In an Avant-garde flat on the 47th floor, where colourful jellybeans form part of the walls’ décor, live a professional couple; Franklin (Joseph Kloska) a music reviewer for the New York Review of Books and Beth (Emma Pallant) a radio producer.

They are both highly strung and generous with verbal punches, akin to insults. Beth riles Franklin about his small penis and lack of sexual drive, while he ridicules her lack of principles in working for a smug shock jock. They have a heated argument about Wagner and whether the music can be judged separately from the obnoxious man, adding a great deal of rant and nothing original to the wider debate that continues to run.

The familial ‘cosiness’ in that highly charged household dissolves when the two gradually discover that all amenities and services have ceased to function – no electricity and therefore no computer, elevator, kettle, telephone, cell phone’s battery flat, or even running water. The couple are seized by anxiety of imminent disaster and paralysing fear of total annihilation. Something terrible must have happened. Scared to venture out of their flat, they feel “lost and alone in a world you no longer recognise”.

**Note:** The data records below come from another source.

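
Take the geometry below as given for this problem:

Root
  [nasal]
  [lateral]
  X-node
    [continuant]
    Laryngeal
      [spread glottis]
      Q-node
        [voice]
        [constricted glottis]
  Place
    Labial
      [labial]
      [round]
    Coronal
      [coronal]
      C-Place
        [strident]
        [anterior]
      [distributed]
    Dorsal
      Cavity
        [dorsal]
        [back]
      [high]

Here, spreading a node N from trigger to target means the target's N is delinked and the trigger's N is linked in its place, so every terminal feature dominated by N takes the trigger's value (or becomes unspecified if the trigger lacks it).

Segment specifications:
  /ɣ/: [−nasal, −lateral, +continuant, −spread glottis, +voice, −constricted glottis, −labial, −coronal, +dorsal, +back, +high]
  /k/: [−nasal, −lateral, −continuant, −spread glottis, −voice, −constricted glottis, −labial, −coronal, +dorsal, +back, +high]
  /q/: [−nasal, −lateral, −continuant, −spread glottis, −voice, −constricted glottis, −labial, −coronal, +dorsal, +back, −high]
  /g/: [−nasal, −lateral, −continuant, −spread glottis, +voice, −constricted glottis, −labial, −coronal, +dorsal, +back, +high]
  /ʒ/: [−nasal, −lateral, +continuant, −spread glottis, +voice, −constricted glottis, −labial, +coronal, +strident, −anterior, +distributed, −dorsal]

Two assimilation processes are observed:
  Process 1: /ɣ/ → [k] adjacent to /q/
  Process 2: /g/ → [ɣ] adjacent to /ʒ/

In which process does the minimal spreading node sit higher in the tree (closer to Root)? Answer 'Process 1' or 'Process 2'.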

The drama takes a surreal turn when the doorbell rings (something works). A couple, Bill (John Bowler), a cardboard box tycoon with a pragmatic capitalist outlook, and his wife, Pearl, evidently complete strangers, turn up. She says little, but reveals a great deal. She is a fusion of a trophy wife and a hounding bitch.  They offer Franklin and Beth a “business proposition”, that they become Bill and Pearl’s slaves. The initial shock gradually evolves into temptation, contemplation and possible acceptance.

Throughout the play the characters are in a power struggle. The dialogues and characters seesaw between blurred boundaries of reality and fantasy, comedy and tragedy, wit and banality, sanity and insanity, creating conflicting and often unconvincing narratives.

David Antrobus direction, maintains a degree of nervous claustrophobia in the ambiance of the Orange Tree theatre’s small auditorium. The performances given by all four actors are impressive. John Bowler’s Bill and Cat Debenham-Taylor’s Pearl are acted effortlessly and chillingly convincing.

Sewell’s play is rich with wit but diluted with clichés galore and intellectual pretentiousness, befitting his characters. The wit in the dialogue generates much laughter from the audience.

The melodramatic end, just like Franklin’s neurotic outbursts, though well directed and executed, lies in the realm of unconvincingly absurd.